Consideration of flow regime sequence, as opposed to consideration of only individual flow regime, is a powerful tool for reservoir engineering. When more than one flow regime is observed in the data, it is possible to acquire more consistent model matches. Comparisons among possible models can provide insight into how important fracture complexity is to well performance.

In conventional reservoirs, it is expected to see radial flow in these log- log plots. In unconventional reservoirs, you may consider the method a failure because radial flow never appears in either pressure transient or production data analysis when, in fact, radial flow will not appear within practical times of testing and that is why the sequence of flow regimes needed to understand unconventional reservoir characteristics becomes important.

Despite the lower cost of producing a gas reservoir compared with producing an oil reservoir, the operations required to test a gas well nonetheless represent a cost. If you have an operational buildup, it is highly recommended to acquire such a test and describe its current behavior; it is like a photograph of the well that can be used to improve production data analysis. Any near-well behavior captured by the buildup as well as clean-up and fracture morphology are areas to consider in any production data analysis modeling, reflecting the importance of time-dependence and drainage area and aspect ratio on estimated ultimate recovery.

It is worth noting that in all cases studied, buildup transients exhibited bilinear—and in one case trilinear— behavior characteristics of finite conductivity fractures. A well equipped with a permanent downhole gauge can provide valuable data about changes in hydraulic fracture and/or shale effective permeability over time that cannot be diagnosed directly from long-term production data alone. Even when pressure-dependent permeability is not evident, buildup transients improve estimates of fracture conductivity, especially when acquired at a higher data rate than the daily rate typical for production data.
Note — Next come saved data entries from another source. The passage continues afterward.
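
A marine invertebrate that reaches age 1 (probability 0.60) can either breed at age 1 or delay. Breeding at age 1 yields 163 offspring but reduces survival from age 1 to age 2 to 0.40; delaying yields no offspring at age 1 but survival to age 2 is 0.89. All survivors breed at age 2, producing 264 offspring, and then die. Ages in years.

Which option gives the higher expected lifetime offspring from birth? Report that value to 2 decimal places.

breed at age 1: R₀ = 0.60 × (163 + 0.40 × 264) = 0.60 × 268.6000 = 161.1600
delay to age 2: R₀ = 0.60 × (0.89 × 264) = 0.60 × 234.9600 = 140.9760
Higher: breed at age 1 (161.1600).

161.16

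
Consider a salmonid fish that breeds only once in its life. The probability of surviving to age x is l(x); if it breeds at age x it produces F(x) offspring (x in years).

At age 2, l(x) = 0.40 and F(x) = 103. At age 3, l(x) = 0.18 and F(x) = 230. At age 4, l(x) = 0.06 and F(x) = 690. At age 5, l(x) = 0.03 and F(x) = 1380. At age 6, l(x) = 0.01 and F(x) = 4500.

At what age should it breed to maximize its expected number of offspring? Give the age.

6

Expected offspring if breeding at age x = l(x) × F(x):
  age 2: 0.40 × 103 = 41.200
  age 3: 0.18 × 230 = 41.400
  age 4: 0.06 × 690 = 41.400
  age 5: 0.03 × 1380 = 41.400
  age 6: 0.01 × 4500 = 45.000
Maximum at age 6 (45.000).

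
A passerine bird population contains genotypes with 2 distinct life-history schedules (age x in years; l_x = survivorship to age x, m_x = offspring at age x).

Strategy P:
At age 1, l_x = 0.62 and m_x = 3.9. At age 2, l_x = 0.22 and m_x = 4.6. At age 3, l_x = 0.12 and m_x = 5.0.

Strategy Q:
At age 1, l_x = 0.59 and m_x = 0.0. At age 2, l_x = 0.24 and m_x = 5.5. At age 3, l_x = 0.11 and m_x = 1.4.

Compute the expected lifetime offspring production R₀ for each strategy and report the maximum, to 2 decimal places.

Strategy P: R₀ = 0.62×3.9 + 0.22×4.6 + 0.12×5.0 = 4.0300
Strategy Q: R₀ = 0.59×0.0 + 0.24×5.5 + 0.11×1.4 = 1.4740
Highest R₀: strategy P with 4.0300.

4.03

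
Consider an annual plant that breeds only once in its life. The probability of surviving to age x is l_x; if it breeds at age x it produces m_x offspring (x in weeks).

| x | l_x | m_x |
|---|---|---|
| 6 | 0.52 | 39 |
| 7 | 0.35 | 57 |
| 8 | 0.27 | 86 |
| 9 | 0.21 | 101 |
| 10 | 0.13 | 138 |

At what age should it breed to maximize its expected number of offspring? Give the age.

8

Expected offspring if breeding at age x = l_x × m_x:
  age 6: 0.52 × 39 = 20.280
  age 7: 0.35 × 57 = 19.950
  age 8: 0.27 × 86 = 23.220
  age 9: 0.21 × 101 = 21.210
  age 10: 0.13 × 138 = 17.940
Maximum at age 8 (23.220).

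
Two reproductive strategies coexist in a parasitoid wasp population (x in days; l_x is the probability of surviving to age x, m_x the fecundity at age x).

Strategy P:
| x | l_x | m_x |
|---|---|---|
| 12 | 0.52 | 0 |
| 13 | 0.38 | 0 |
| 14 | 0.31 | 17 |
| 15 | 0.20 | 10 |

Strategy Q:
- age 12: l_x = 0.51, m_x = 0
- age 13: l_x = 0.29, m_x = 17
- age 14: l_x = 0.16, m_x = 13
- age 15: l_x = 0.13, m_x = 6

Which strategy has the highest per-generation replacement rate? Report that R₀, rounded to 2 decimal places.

7.79

Strategy P: R₀ = 0.52×0 + 0.38×0 + 0.31×17 + 0.20×10 = 7.2700
Strategy Q: R₀ = 0.51×0 + 0.29×17 + 0.16×13 + 0.13×6 = 7.7900
Highest R₀: strategy Q with 7.7900.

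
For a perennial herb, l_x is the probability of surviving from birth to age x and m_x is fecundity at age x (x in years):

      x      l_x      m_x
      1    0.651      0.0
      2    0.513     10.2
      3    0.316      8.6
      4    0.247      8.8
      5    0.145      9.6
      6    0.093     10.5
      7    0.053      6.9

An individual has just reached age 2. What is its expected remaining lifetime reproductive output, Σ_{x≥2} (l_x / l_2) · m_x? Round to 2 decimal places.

l_2 = 0.513. Conditional survival from age 2 to x is l_x / l_2.
  x=2: (0.513/0.513) × 10.2 = 10.2000
  x=3: (0.316/0.513) × 8.6 = 5.2975
  x=4: (0.247/0.513) × 8.8 = 4.2370
  x=5: (0.145/0.513) × 9.6 = 2.7135
  x=6: (0.093/0.513) × 10.5 = 1.9035
  x=7: (0.053/0.513) × 6.9 = 0.7129
Sum = 10.2000 + 5.2975 + 4.2370 + 2.7135 + 1.9035 + 0.7129 = 25.0643

25.06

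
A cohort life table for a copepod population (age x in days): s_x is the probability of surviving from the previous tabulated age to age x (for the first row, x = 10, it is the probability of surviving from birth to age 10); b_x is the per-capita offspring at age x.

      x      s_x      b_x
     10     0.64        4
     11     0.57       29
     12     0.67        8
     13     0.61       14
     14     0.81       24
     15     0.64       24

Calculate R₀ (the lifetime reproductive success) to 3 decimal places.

Survivorship from birth: l_x = s_10·s_11·…·s_x.
  l_10 = 0.64000
  l_11 = 0.36480
  l_12 = 0.24442
  l_13 = 0.14909
  l_14 = 0.12077
  l_15 = 0.07729
R₀ = Σ l_x b_x:
  age 10: 0.64000 × 4 = 2.5600
  age 11: 0.36480 × 29 = 10.5792
  age 12: 0.24442 × 8 = 1.9554
  age 13: 0.14909 × 14 = 2.0873
  age 14: 0.12077 × 24 = 2.8985
  age 15: 0.07729 × 24 = 1.8550
R₀ = 2.5600 + 10.5792 + 1.9554 + 2.0873 + 2.8985 + 1.8550 = 21.9353

21.935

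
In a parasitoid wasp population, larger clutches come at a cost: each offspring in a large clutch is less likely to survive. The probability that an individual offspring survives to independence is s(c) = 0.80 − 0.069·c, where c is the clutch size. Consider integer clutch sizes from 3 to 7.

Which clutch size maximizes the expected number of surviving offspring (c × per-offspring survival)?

Expected surviving offspring = c × s(c):
  c=3: 3 × 0.593 = 1.779
  c=4: 4 × 0.524 = 2.096
  c=5: 5 × 0.455 = 2.275
  c=6: 6 × 0.386 = 2.316
  c=7: 7 × 0.317 = 2.219
Maximum at c = 6 (2.316 surviving offspring).

6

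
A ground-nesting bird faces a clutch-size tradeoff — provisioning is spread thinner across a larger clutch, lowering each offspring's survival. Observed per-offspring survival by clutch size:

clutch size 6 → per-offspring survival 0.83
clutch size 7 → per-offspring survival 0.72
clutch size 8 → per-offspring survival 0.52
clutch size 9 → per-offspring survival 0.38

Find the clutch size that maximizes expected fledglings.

Expected fledglings = c × s(c):
  c=6: 6 × 0.83 = 4.980
  c=7: 7 × 0.72 = 5.040
  c=8: 8 × 0.52 = 4.160
  c=9: 9 × 0.38 = 3.420
Maximum at c = 7 (5.040 fledglings).

7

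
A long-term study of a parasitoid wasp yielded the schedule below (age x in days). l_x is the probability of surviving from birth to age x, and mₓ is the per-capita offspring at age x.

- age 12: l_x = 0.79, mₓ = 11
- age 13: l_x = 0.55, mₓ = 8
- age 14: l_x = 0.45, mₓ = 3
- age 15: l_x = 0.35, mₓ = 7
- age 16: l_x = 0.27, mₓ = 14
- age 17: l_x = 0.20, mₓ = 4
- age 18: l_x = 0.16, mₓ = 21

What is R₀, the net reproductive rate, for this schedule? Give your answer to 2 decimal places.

24.83

R₀ = Σ l_x mₓ:
  age 12: 0.79 × 11 = 8.6900
  age 13: 0.55 × 8 = 4.4000
  age 14: 0.45 × 3 = 1.3500
  age 15: 0.35 × 7 = 2.4500
  age 16: 0.27 × 14 = 3.7800
  age 17: 0.20 × 4 = 0.8000
  age 18: 0.16 × 21 = 3.3600
R₀ = 8.6900 + 4.4000 + 1.3500 + 2.4500 + 3.7800 + 0.8000 + 3.3600 = 24.8300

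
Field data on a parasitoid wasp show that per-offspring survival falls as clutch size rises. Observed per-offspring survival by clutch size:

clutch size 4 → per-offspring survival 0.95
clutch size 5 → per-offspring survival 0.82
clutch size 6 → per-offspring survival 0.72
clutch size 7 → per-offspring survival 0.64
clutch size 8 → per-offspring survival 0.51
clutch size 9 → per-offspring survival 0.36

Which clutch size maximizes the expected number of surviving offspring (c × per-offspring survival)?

Expected surviving offspring = c × s(c):
  c=4: 4 × 0.95 = 3.800
  c=5: 5 × 0.82 = 4.100
  c=6: 6 × 0.72 = 4.320
  c=7: 7 × 0.64 = 4.480
  c=8: 8 × 0.51 = 4.080
  c=9: 9 × 0.36 = 3.240
Maximum at c = 7 (4.480 surviving offspring).

7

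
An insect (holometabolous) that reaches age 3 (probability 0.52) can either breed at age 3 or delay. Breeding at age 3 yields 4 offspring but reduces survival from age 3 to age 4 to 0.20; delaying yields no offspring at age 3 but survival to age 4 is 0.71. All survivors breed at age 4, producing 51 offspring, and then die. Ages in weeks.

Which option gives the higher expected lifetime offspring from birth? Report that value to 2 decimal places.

breed at age 3: R₀ = 0.52 × (4 + 0.20 × 51) = 0.52 × 14.2000 = 7.3840
delay to age 4: R₀ = 0.52 × (0.71 × 51) = 0.52 × 36.2100 = 18.8292
Higher: delay to age 4 (18.8292).

18.83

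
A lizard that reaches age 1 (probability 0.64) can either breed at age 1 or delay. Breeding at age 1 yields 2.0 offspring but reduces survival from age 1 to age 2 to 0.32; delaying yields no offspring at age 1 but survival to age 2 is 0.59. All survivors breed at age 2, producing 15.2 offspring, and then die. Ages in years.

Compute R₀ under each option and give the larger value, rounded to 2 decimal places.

breed at age 1: R₀ = 0.64 × (2.0 + 0.32 × 15.2) = 0.64 × 6.8640 = 4.3930
delay to age 2: R₀ = 0.64 × (0.59 × 15.2) = 0.64 × 8.9680 = 5.7395
Higher: delay to age 2 (5.7395).

5.74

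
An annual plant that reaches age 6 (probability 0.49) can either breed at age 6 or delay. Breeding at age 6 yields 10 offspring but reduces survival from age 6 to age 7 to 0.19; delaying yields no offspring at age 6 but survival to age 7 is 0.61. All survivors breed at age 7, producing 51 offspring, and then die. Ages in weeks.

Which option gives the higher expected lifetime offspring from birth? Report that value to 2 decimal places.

breed at age 6: R₀ = 0.49 × (10 + 0.19 × 51) = 0.49 × 19.6900 = 9.6481
delay to age 7: R₀ = 0.49 × (0.61 × 51) = 0.49 × 31.1100 = 15.2439
Higher: delay to age 7 (15.2439).

15.24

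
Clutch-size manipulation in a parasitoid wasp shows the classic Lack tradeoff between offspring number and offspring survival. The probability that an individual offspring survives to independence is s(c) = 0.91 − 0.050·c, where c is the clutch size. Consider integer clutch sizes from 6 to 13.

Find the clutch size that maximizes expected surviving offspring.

Expected surviving offspring = c × s(c):
  c=6: 6 × 0.610 = 3.660
  c=7: 7 × 0.560 = 3.920
  c=8: 8 × 0.510 = 4.080
  c=9: 9 × 0.460 = 4.140
  c=10: 10 × 0.410 = 4.100
  c=11: 11 × 0.360 = 3.960
  c=12: 12 × 0.310 = 3.720
  c=13: 13 × 0.260 = 3.380
Maximum at c = 9 (4.140 surviving offspring).

9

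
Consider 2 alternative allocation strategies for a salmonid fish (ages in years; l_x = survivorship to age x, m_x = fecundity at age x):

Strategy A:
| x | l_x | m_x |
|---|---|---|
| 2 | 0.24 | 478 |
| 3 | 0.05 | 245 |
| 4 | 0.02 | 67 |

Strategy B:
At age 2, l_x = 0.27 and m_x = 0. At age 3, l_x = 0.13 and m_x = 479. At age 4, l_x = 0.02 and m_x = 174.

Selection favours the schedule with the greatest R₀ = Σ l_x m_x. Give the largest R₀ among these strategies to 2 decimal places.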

The techniques discussed here also reduce uncertainty for producing fracture half-lengths, which are usually shorter than we would like to believe. It is this particular half-length that is contacting the reservoir that makes production possible. The analyses presented should also encourage stimulation designs that focus on connecting as much of the drilled well to productive reservoir as possible, with the emphasis on the near-well environment and its equidistant effect on simulation models. 
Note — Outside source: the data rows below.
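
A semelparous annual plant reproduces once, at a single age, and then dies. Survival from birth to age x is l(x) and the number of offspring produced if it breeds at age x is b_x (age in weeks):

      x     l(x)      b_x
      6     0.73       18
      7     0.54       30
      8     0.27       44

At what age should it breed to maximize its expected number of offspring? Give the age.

7

Expected offspring if breeding at age x = l(x) × b_x:
  age 6: 0.73 × 18 = 13.140
  age 7: 0.54 × 30 = 16.200
  age 8: 0.27 × 44 = 11.880
Maximum at age 7 (16.200).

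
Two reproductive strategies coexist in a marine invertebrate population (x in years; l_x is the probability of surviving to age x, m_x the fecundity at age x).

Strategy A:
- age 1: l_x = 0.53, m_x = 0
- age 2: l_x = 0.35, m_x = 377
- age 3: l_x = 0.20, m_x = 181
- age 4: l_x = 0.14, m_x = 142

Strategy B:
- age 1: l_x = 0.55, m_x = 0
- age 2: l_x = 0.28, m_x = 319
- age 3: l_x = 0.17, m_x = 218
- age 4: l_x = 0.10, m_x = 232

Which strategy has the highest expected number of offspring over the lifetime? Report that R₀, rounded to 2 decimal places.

188.03

Strategy A: R₀ = 0.53×0 + 0.35×377 + 0.20×181 + 0.14×142 = 188.0300
Strategy B: R₀ = 0.55×0 + 0.28×319 + 0.17×218 + 0.10×232 = 149.5800
Highest R₀: strategy A with 188.0300.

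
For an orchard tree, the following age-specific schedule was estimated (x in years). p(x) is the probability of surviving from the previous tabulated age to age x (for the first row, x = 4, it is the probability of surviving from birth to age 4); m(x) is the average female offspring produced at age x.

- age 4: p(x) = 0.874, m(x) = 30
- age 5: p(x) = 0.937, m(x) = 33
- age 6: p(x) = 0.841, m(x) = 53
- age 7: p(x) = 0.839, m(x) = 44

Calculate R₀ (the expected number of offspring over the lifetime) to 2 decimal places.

115.17

Survivorship from birth: l_x = p_4·p_5·…·p_x.
  l_4 = 0.87400
  l_5 = 0.81894
  l_6 = 0.68873
  l_7 = 0.57784
R₀ = Σ l_x m(x):
  age 4: 0.87400 × 30 = 26.2200
  age 5: 0.81894 × 33 = 27.0250
  age 6: 0.68873 × 53 = 36.5027
  age 7: 0.57784 × 44 = 25.4250
R₀ = 26.2200 + 27.0250 + 36.5027 + 25.4250 = 115.1727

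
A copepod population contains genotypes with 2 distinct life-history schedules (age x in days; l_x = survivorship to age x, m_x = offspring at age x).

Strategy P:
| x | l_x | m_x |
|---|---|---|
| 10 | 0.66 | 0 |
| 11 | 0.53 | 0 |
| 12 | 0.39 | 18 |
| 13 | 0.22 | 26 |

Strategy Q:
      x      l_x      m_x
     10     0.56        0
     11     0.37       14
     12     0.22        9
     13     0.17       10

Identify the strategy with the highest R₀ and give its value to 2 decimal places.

12.74

Strategy P: R₀ = 0.66×0 + 0.53×0 + 0.39×18 + 0.22×26 = 12.7400
Strategy Q: R₀ = 0.56×0 + 0.37×14 + 0.22×9 + 0.17×10 = 8.8600
Highest R₀: strategy P with 12.7400.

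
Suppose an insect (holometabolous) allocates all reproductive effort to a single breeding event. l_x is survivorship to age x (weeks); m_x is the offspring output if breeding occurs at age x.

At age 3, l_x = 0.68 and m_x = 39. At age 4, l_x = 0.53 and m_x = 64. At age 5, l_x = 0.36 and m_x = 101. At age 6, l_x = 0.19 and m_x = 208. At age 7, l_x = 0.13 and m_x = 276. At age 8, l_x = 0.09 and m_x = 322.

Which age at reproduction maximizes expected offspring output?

6

Expected offspring if breeding at age x = l_x × m_x:
  age 3: 0.68 × 39 = 26.520
  age 4: 0.53 × 64 = 33.920
  age 5: 0.36 × 101 = 36.360
  age 6: 0.19 × 208 = 39.520
  age 7: 0.13 × 276 = 35.880
  age 8: 0.09 × 322 = 28.980
Maximum at age 6 (39.520).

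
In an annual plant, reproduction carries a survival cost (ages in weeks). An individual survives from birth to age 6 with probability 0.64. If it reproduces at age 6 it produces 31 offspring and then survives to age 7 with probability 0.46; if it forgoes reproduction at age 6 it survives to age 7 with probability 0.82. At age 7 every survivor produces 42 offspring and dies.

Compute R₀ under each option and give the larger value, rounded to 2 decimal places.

32.20

breed at age 6: R₀ = 0.64 × (31 + 0.46 × 42) = 0.64 × 50.3200 = 32.2048
delay to age 7: R₀ = 0.64 × (0.82 × 42) = 0.64 × 34.4400 = 22.0416
Higher: breed at age 6 (32.2048).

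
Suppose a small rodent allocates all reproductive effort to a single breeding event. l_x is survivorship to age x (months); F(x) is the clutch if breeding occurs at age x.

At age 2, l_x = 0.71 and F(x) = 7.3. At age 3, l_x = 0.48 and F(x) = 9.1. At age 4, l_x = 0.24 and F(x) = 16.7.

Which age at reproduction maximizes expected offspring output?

Expected offspring if breeding at age x = l_x × F(x):
  age 2: 0.71 × 7.3 = 5.183
  age 3: 0.48 × 9.1 = 4.368
  age 4: 0.24 × 16.7 = 4.008
Maximum at age 2 (5.183).

2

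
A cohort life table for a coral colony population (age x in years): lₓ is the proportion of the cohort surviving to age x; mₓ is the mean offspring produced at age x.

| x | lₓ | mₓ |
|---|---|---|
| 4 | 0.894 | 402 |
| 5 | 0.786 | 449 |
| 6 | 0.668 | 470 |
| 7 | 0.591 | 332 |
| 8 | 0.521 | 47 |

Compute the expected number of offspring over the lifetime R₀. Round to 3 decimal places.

R₀ = Σ lₓ mₓ:
  age 4: 0.894 × 402 = 359.3880
  age 5: 0.786 × 449 = 352.9140
  age 6: 0.668 × 470 = 313.9600
  age 7: 0.591 × 332 = 196.2120
  age 8: 0.521 × 47 = 24.4870
R₀ = 359.3880 + 352.9140 + 313.9600 + 196.2120 + 24.4870 = 1246.9610

1246.961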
Fabián Vera is a reservoir engineer at Baker Hughes and currently assigned at the Applied Reservoir Technology Group of Pressure Pumping in Tomball, Texas. Previously, he earned a BS degree in petroleum engineering at ESPOL University in Guayaquil, Ecuador, and then worked as a shale gas research assistant while he earned his MS degree in petroleum engineering from Texas A&M University. He has coauthored several SPE technical papers for the SPE Annual Technical Conference and Exhibition, served as the SPE Ecuador Section young professional chair in 2010, placed fourth in the 2014 International Young Professionals Competition at the International Petroleum Technology Conference, and currently serves as SPE young professional networking coordinator for the Gulf Coast Section in Houston, Texas.
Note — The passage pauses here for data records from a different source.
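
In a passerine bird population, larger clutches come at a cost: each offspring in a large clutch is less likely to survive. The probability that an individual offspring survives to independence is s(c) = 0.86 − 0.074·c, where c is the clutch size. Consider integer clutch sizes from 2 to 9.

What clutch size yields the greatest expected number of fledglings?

6

Expected fledglings = c × s(c):
  c=2: 2 × 0.712 = 1.424
  c=3: 3 × 0.638 = 1.914
  c=4: 4 × 0.564 = 2.256
  c=5: 5 × 0.490 = 2.450
  c=6: 6 × 0.416 = 2.496
  c=7: 7 × 0.342 = 2.394
  c=8: 8 × 0.268 = 2.144
  c=9: 9 × 0.194 = 1.746
Maximum at c = 6 (2.496 fledglings).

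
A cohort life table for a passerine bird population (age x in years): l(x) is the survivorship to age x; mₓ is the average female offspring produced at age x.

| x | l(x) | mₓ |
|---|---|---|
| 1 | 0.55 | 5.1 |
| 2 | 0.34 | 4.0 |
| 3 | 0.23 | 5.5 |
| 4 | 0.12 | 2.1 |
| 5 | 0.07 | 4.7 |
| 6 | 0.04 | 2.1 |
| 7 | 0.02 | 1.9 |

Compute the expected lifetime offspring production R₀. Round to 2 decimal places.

R₀ = Σ l(x) mₓ:
  age 1: 0.55 × 5.1 = 2.8050
  age 2: 0.34 × 4.0 = 1.3600
  age 3: 0.23 × 5.5 = 1.2650
  age 4: 0.12 × 2.1 = 0.2520
  age 5: 0.07 × 4.7 = 0.3290
  age 6: 0.04 × 2.1 = 0.0840
  age 7: 0.02 × 1.9 = 0.0380
R₀ = 2.8050 + 1.3600 + 1.2650 + 0.2520 + 0.3290 + 0.0840 + 0.0380 = 6.1330

6.13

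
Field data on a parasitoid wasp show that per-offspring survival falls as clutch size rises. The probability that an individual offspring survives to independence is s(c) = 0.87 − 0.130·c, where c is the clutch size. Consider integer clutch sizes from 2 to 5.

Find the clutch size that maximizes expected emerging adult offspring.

3

Expected emerging adult offspring = c × s(c):
  c=2: 2 × 0.610 = 1.220
  c=3: 3 × 0.480 = 1.440
  c=4: 4 × 0.350 = 1.400
  c=5: 5 × 0.220 = 1.100
Maximum at c = 3 (1.440 emerging adult offspring).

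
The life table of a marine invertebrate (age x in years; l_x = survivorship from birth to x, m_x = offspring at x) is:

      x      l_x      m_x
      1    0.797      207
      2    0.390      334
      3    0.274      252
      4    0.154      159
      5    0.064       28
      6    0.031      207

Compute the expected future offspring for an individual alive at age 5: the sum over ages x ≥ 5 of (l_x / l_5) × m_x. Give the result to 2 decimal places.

128.27

l_5 = 0.064. Conditional survival from age 5 to x is l_x / l_5.
  x=5: (0.064/0.064) × 28 = 28.0000
  x=6: (0.031/0.064) × 207 = 100.2656
Sum = 28.0000 + 100.2656 = 128.2656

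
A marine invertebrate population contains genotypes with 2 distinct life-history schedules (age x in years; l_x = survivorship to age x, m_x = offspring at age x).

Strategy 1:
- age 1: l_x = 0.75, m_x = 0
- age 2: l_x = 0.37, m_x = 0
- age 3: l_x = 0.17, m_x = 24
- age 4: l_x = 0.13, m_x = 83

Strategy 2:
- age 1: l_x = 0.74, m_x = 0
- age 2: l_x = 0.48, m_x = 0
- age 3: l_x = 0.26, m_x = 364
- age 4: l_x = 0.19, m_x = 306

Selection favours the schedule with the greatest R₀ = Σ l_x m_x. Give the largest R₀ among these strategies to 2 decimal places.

152.78

Strategy 1: R₀ = 0.75×0 + 0.37×0 + 0.17×24 + 0.13×83 = 14.8700
Strategy 2: R₀ = 0.74×0 + 0.48×0 + 0.26×364 + 0.19×306 = 152.7800
Highest R₀: strategy 2 with 152.7800.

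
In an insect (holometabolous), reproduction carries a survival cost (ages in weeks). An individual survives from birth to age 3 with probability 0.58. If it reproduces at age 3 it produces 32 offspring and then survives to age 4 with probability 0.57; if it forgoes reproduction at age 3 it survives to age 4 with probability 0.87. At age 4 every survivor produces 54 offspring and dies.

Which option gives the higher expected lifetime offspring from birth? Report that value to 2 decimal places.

36.41

breed at age 3: R₀ = 0.58 × (32 + 0.57 × 54) = 0.58 × 62.7800 = 36.4124
delay to age 4: R₀ = 0.58 × (0.87 × 54) = 0.58 × 46.9800 = 27.2484
Higher: breed at age 3 (36.4124).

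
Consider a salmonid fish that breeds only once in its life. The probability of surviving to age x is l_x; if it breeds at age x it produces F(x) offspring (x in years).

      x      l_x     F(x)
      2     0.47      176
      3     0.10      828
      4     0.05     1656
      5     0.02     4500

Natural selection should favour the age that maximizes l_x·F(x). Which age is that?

Expected offspring if breeding at age x = l_x × F(x):
  age 2: 0.47 × 176 = 82.720
  age 3: 0.10 × 828 = 82.800
  age 4: 0.05 × 1656 = 82.800
  age 5: 0.02 × 4500 = 90.000
Maximum at age 5 (90.000).

5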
Christine Ehlig-Economides is a professor of petroleum engineering and holds the Albert B. Stevens endowed chair at Texas A&M University. Previously, she worked 20 years for Schlumberger in well-test design and interpretation, integrated reservoir characterization, modern well- construction design, and well stimulation. She is a member of the US National Academy of Engineering. Ehlig-Economides earned a BA degree in math- science from Rice University, an MS degree in chemical engineering from the University of Kansas, and a PhD degree in petroleum engineering from Stanford University. She has worked in more than 30 countries, authored or coauthored more than 60 papers, and received several SPE awards—among them the Lester C. Uren and the Anthony Lucas Gold Medal awards.